Matt Czuchry, who isn't known for any role of bravery and often takes dialogue-heavy roles on TV ("Gilmore Girls," "Friday Night Lights" and "The Good Wife"), but still possesses the right amount of charm and smart assery to pull off witty take-downs and outsmart the bad guys.
Then there are the young ingenues who still have a long career ahead of them and have yet to be pigeonholed into any one particular archetype, like Thomas McDonell and Josh Hutcherson. McDonell is still relatively unknown. He was in this year's teen rom-com Prom. Next year, he'll continue the adolescent humor with Fun Size and The Spectacular Now, and overshadow those performances by playing a young Johnny Depp, who many believe he resembles, in Tim Burton's Dark Shadows. Hutcherson, on the other hand, has already had an amazing child actor career, starring in the indie Little Manhattan, the kiddie fantasy Zathura, the family comedy RV with Robin Williams, the heart-wrenching adventure drama Bridge to Terabithia, the action epic Journey to the Center of the Earth, and the Oscar-nominated dramedy The Kids are Alright. Next year, we can see him in the remake of Red Dawn, the sequel to Journey, and the much-anticipated adaptation of the dystopian teen adventure The Hunger Games. They both have the potential to carry a franchise and play reluctant heroes.
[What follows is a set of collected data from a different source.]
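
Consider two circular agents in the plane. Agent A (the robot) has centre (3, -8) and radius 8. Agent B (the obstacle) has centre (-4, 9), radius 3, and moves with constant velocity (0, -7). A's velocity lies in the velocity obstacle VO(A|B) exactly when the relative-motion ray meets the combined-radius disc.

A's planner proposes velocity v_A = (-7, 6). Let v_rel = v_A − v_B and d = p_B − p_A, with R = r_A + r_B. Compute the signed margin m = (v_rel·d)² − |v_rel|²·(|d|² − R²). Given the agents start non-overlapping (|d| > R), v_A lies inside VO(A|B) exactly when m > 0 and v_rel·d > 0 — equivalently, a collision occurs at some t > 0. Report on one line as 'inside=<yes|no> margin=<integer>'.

d = (-7, 17),  |d|² = 338;  R = 8+3 = 11,  c = 338−11² = 217
v_rel = (-7, 13),  |v_rel|² = 218;  v_rel·d = (-7)·(-7) + (13)·(17) = 270
218·t² − 540·t + 217 = 0  ⇒  m = 270² − 218·217 = 25594
m = 25594 > 0,  v_rel·d = 270 > 0  ⇒  inside

inside=yes margin=25594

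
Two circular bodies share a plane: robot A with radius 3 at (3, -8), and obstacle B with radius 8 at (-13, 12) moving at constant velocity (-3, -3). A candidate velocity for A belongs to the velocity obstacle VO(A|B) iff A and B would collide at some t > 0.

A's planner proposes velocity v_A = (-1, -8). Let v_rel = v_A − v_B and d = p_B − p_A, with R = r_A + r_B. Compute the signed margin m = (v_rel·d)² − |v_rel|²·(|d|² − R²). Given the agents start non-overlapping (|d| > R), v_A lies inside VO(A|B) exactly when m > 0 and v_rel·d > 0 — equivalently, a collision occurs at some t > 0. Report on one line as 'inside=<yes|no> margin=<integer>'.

d = (-16, 20),  |d|² = 656;  R = 3+8 = 11,  c = 656−11² = 535
v_rel = (2, -5),  |v_rel|² = 29;  v_rel·d = (2)·(-16) + (-5)·(20) = -132
29·t² + 264·t + 535 = 0  ⇒  m = (-132)² − 29·535 = 1909
m = 1909 > 0,  v_rel·d = -132 < 0  ⇒  outside

inside=no margin=1909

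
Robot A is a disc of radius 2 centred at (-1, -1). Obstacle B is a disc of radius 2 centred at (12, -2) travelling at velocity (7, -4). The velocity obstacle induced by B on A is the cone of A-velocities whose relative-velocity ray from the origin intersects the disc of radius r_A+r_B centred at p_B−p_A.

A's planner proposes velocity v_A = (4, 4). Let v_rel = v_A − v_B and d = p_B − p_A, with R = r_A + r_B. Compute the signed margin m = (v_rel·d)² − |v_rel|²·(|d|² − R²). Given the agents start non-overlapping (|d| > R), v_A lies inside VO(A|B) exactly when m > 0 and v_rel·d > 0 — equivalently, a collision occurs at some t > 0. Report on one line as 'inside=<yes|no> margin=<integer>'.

d = (13, -1),  |d|² = 170;  R = 2+2 = 4,  c = 170−4² = 154
v_rel = (-3, 8),  |v_rel|² = 73;  v_rel·d = (-3)·(13) + (8)·(-1) = -47
73·t² + 94·t + 154 = 0  ⇒  m = (-47)² − 73·154 = -9033
m = -9033 < 0,  v_rel·d = -47 < 0  ⇒  outside

inside=no margin=-9033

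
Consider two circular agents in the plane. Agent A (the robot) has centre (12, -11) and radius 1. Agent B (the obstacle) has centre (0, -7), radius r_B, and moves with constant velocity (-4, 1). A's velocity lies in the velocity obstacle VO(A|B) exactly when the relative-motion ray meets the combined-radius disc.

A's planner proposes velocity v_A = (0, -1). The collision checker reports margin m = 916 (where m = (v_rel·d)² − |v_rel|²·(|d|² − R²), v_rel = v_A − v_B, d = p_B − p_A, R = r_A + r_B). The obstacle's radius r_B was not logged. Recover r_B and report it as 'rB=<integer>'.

m = 916
d = (-12, 4);  v_rel = (4, -2),  |v_rel|² = 20
v_rel×d = (4)·(4) − (-2)·(-12) = -8
since m = R²·20 − (-8)²:  R² = (64 + 916) / 20 = 49
R = √49 = 7  ⇒  r_B = 7 − 1 = 6

rB=6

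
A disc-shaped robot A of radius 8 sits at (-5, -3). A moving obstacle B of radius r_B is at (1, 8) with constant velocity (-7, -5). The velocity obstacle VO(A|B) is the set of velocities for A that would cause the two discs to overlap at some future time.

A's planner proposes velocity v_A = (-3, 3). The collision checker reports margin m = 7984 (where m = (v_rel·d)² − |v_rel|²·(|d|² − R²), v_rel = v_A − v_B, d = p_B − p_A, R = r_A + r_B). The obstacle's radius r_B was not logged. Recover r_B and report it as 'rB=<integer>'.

m = 7984
d = (6, 11);  v_rel = (4, 8),  |v_rel|² = 80
v_rel×d = (4)·(11) − (8)·(6) = -4
since m = R²·80 − (-4)²:  R² = (16 + 7984) / 80 = 100
R = √100 = 10  ⇒  r_B = 10 − 8 = 2

rB=2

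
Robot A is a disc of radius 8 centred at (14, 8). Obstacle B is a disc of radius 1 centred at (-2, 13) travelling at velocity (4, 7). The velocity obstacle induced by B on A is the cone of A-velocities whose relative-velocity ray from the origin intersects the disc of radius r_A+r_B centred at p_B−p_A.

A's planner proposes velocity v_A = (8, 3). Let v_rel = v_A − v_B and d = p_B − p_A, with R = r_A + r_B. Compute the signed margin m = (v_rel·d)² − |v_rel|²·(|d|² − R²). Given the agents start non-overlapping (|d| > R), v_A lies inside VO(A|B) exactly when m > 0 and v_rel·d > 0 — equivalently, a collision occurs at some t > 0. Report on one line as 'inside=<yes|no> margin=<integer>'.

d = (-16, 5),  |d|² = 281;  R = 8+1 = 9,  c = 281−9² = 200
v_rel = (4, -4),  |v_rel|² = 32;  v_rel·d = (4)·(-16) + (-4)·(5) = -84
32·t² + 168·t + 200 = 0  ⇒  m = (-84)² − 32·200 = 656
m = 656 > 0,  v_rel·d = -84 < 0  ⇒  outside

inside=no margin=656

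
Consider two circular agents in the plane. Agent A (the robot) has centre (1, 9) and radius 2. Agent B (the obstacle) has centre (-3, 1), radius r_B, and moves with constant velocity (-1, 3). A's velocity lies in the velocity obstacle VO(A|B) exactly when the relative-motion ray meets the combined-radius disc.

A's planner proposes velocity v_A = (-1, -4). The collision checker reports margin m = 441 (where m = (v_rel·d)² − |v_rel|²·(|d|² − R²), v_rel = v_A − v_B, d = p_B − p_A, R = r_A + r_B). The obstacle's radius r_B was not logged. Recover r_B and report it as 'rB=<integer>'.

m = 441
d = (-4, -8);  v_rel = (0, -7),  |v_rel|² = 49
v_rel×d = (0)·(-8) − (-7)·(-4) = -28
since m = R²·49 − (-28)²:  R² = (784 + 441) / 49 = 25
R = √25 = 5  ⇒  r_B = 5 − 2 = 3

rB=3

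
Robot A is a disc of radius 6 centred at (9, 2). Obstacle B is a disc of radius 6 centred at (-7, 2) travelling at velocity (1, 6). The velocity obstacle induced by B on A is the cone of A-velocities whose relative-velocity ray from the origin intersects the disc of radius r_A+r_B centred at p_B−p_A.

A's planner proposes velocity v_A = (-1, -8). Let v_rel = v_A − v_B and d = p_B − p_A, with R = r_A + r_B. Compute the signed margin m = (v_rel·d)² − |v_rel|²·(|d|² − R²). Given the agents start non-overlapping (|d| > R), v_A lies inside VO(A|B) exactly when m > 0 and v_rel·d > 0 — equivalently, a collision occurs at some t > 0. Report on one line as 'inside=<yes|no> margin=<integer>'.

d = (-16, 0),  |d|² = 256;  R = 6+6 = 12,  c = 256−12² = 112
v_rel = (-2, -14),  |v_rel|² = 200;  v_rel·d = (-2)·(-16) + (-14)·(0) = 32
200·t² − 64·t + 112 = 0  ⇒  m = 32² − 200·112 = -21376
m = -21376 < 0,  v_rel·d = 32 > 0  ⇒  outside

inside=no margin=-21376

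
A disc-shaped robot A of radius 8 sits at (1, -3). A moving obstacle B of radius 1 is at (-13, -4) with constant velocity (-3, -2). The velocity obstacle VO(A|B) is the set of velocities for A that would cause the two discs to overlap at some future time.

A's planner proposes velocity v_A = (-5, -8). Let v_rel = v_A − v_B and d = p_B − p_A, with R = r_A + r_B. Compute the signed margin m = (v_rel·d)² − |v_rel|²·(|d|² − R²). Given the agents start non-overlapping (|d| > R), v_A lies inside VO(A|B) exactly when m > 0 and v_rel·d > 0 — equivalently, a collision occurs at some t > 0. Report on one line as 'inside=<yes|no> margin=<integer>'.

d = (-14, -1),  |d|² = 197;  R = 8+1 = 9,  c = 197−9² = 116
v_rel = (-2, -6),  |v_rel|² = 40;  v_rel·d = (-2)·(-14) + (-6)·(-1) = 34
40·t² − 68·t + 116 = 0  ⇒  m = 34² − 40·116 = -3484
m = -3484 < 0,  v_rel·d = 34 > 0  ⇒  outside

inside=no margin=-3484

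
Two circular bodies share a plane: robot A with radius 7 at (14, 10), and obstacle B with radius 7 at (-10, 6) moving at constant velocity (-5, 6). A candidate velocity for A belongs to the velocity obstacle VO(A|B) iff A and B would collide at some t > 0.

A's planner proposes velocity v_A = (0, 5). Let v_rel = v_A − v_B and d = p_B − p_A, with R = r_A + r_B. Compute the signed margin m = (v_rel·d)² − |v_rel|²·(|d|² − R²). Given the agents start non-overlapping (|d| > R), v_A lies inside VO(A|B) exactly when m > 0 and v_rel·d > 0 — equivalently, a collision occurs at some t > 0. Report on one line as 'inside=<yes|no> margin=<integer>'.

d = (-24, -4),  |d|² = 592;  R = 7+7 = 14,  c = 592−14² = 396
v_rel = (5, -1),  |v_rel|² = 26;  v_rel·d = (5)·(-24) + (-1)·(-4) = -116
26·t² + 232·t + 396 = 0  ⇒  m = (-116)² − 26·396 = 3160
m = 3160 > 0,  v_rel·d = -116 < 0  ⇒  outside

inside=no margin=3160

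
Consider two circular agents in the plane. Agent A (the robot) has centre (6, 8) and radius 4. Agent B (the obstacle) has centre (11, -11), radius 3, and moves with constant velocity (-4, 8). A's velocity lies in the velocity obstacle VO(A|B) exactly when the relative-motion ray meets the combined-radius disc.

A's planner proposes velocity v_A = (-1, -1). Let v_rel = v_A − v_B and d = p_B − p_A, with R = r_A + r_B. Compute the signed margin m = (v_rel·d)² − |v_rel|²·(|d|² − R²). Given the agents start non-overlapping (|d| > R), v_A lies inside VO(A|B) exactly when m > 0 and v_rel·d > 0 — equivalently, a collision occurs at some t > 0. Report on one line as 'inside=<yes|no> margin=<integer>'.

d = (5, -19),  |d|² = 386;  R = 4+3 = 7,  c = 386−7² = 337
v_rel = (3, -9),  |v_rel|² = 90;  v_rel·d = (3)·(5) + (-9)·(-19) = 186
90·t² − 372·t + 337 = 0  ⇒  m = 186² − 90·337 = 4266
m = 4266 > 0,  v_rel·d = 186 > 0  ⇒  inside

inside=yes margin=4266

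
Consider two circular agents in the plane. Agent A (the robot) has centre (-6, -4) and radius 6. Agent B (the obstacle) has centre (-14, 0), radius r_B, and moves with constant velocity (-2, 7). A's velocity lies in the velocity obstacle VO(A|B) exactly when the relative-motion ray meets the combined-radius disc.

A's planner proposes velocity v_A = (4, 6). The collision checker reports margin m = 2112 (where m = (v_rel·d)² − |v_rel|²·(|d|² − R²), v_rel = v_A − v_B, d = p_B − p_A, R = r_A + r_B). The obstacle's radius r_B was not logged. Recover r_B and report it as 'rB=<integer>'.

m = 2112
d = (-8, 4);  v_rel = (6, -1),  |v_rel|² = 37
v_rel×d = (6)·(4) − (-1)·(-8) = 16
since m = R²·37 − 16²:  R² = (256 + 2112) / 37 = 64
R = √64 = 8  ⇒  r_B = 8 − 6 = 2

rB=2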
I realize that I've only mentioned white American actors, aside from Worthington, and given the celebrity penchant for adopting children from other countries, races, and shades, it's perfectly plausible that McClane's successor could be Black, Hispanic, Asian, Indian, etc., but let's get serious. McClane fans are going to want a carbon copy, or, as I said before, it won't be a Die Hard film. It'll just be another action movie. There is, however, a small chance that the studio will attempt a Christopher Nolan (The Dark Knight), a Marc Webb (The Amazing Spider-Man), or a Zack Snyder (Man of Steel) and cast someone who's not from this country and can add a certain amount of class to the role. That's not what John McClane is about though. He's the Everyman—the Every-Blue-Collar-man to be exact. What I would allow though, to reflect this current generation and modernize the story, is the casting of someone who doesn't exactly look as brawny and fight-ready as Willis looked back in '88. Unfortunately, the only scrawny smart ass I can think of is Logan Lerman, and he botched yet another chance to carry a franchise with this month's The Three Musketeers after failing to deliver with last year's Percy Jackson & the Olympians. The studios haven't given up on him though. There will be a sequel to that mythological epic in 2013, so maybe he does have a shot.

But ideally, the right candidate will have to be someone who can believably utter the iconic phrase "Yippee ki-yay motherfucker!" without an ounce of camp.